Mining threatens Swan river, Punjab's Sarus crane habitat | News Room Odisha

Mining threatens Swan river, Punjab’s Sarus crane habitat

Nangal (Punjab):  The channelisation of the seasonal Swan river in areas bordering Punjab and Himachal Pradesh has helped in reclaiming thousands of acres of agricultural land, but is also threatening the local Sarus cranes with extinction. Sarus is the tallest flying bird in the world, that was once on the rise in the area.

Wildlife experts told IANS after its regular sightings in Punjab’s Nangal marshy areas almost a decade and a half ago, its sighting now is rare as most of them either vanished with the gobbling up of ponds and increased illegal mining or they migrated to other areas.

The Sarus crane attains a height of up to 6 feet, with a wingspan of 8 feet. It is the tallest of all the 15 species of cranes in the world. Its habitat is shallow wetlands, marshes, ponds and fields.

“The destruction of ponds and marshy land on the banks of the Swan has destroyed the natural habitat of many wildlife species, including the Sarus crane,” wildlife photographer Prabhat Bhatti told IANS on Saturday.

He said the banks of the Swan that fall in Himachal’s Una district and Punjab’s Ropar district were once the breeding ground for the Sarus cranes.

As per an estimation by Bhatti, who is based in Nangal town, some 100 km from Chandigarh at the foothills of the Shivaliks in Ropar district, 18 Sarus cranes were spotted in the area by the state wildlife wing 15 years ago.

“In the latest survey, only a pair of Sarus cranes was spotted,” said Bhatti, who believes their habitat has been destroyed mainly due to the channelisation of the rivulet and increased construction and mining activity.

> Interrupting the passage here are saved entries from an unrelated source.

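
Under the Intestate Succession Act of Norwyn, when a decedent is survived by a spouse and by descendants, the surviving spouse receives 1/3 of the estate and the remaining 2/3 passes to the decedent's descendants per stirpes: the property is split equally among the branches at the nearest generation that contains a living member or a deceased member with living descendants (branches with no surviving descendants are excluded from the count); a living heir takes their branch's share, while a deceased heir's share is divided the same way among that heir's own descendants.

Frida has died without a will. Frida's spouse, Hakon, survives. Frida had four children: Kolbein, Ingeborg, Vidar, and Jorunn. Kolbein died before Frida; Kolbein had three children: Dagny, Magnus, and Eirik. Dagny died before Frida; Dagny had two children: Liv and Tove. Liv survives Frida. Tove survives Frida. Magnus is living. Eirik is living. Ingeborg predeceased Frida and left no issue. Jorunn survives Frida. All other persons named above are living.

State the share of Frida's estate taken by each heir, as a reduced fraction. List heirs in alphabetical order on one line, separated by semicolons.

Eirik 2/27; Hakon 1/3; Jorunn 2/9; Liv 1/27; Magnus 2/27; Tove 1/27; Vidar 2/9

Hakon, as surviving spouse, takes 1/3.
The remaining 2/3 passes to Frida's descendants per stirpes.
Ingeborg left no surviving issue, so that branch lapses and is disregarded.
The 2/3 is divided into 3 equal shares of 2/9 among Kolbein, Vidar, Jorunn.
Kolbein predeceased; the 2/9 allotted to Kolbein's branch passes to Kolbein's issue by representation.
The 2/9 is divided into 3 equal shares of 2/27 among Dagny, Magnus, Eirik.
Dagny predeceased; the 2/27 allotted to Dagny's branch passes to Dagny's issue by representation.
The 2/27 is divided into 2 equal shares of 1/27 among Liv, Tove.
Liv is living and takes 1/27.
Tove is living and takes 1/27.
Magnus is living and takes 2/27.
Eirik is living and takes 2/27.
Vidar is living and takes 2/9.
Jorunn is living and takes 2/9.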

He has been monitoring over 18 Sarus cranes since 2005 in the marshy areas of Swan. He photographed 14 Sarus cranes at one place in 2008.

The Red Data Book — a compendium of species facing extinction — has put the Sarus in the “vulnerable” category.

Earlier, the wildlife wing had sighted the Sarus in the Sahaila Pattan area of Gurdaspur district too. As per wildlife experts, their sighting has declined notably.

The Swan, earlier known as a river of sorrow, with a catchment of 1,400 sq km is 85 km long of which 65 km fall in the hill state and the remaining in Punjab.

The river channelisation project, started in 2000, aims to regenerate forests, protect farmlands from flooding and reduce soil erosion mainly in Una district, bordering Punjab. The total length of embankments is around 387.6 km and the total area to be reclaimed is 7,164 hectares for irrigation purposes.

Responding to the decline of marshy areas with the river channelisation, a wildlife expert told IANS the wetland ecosystems are very dynamic and require a lot of “intervention”, which protected wetlands do not receive due to lack of information and a stringent law that was not made with the wetlands in mind.

“Also, there are no trained forest department staff specializing in wetlands conservation and management,” he added.

Explaining the behaviour and habitat of the Sarus crane, K.S. Gopi Sundar, the global Co-chair of the IUCN Stork, Ibis and Spoonbill Specialist Group, told IANS in an interview that the Sarus cranes live as flocks and need large shallow wetlands to roost in the night and for feeding.

“When flooded areas, beside canals and rivers, are reduced, the non-breeding flocks (that can be up to 60 per cent of the local Sarus population) are displaced permanently.”

The non-breeding flocks are young cranes that either do not yet have a partner, or recently paired cranes still looking for a territory.

The channelisation of the rivers is a bad scenario for the long lived species since it “loses safe roost sites and flies into areas that it is unfamiliar with”.

According to Gopi, the author of the Sarus crane chapter in the global Crane Action Plan, many non-breeding Sarus that are displaced like this (Swan channelisation) fall prey to electricity lines that they are unfamiliar with in areas new to them.

Such disappearance of wetlands also reduces territory quality of the breeding pairs leading to reduced reproduction. “The effects are multiplicative and such conversion of wetlands is one of the primary reasons why Sarus are declining,” added the expert on cranes.

In places like Uttar Pradesh where irrigation canals and the monsoon help provide water throughout the year, the breeding Sarus cranes maintain territories throughout the year.

In other areas like Rajasthan and some parts of Gujarat, where water dries up during the severely hot summers, territorial pairs are forced to join other cranes in the few existing water bodies on the landscape.

Sundar believes that retaining traditional farming and helping farmers raise suitable crops is the key to conservation of species like Sarus cranes that largely live on farmlands.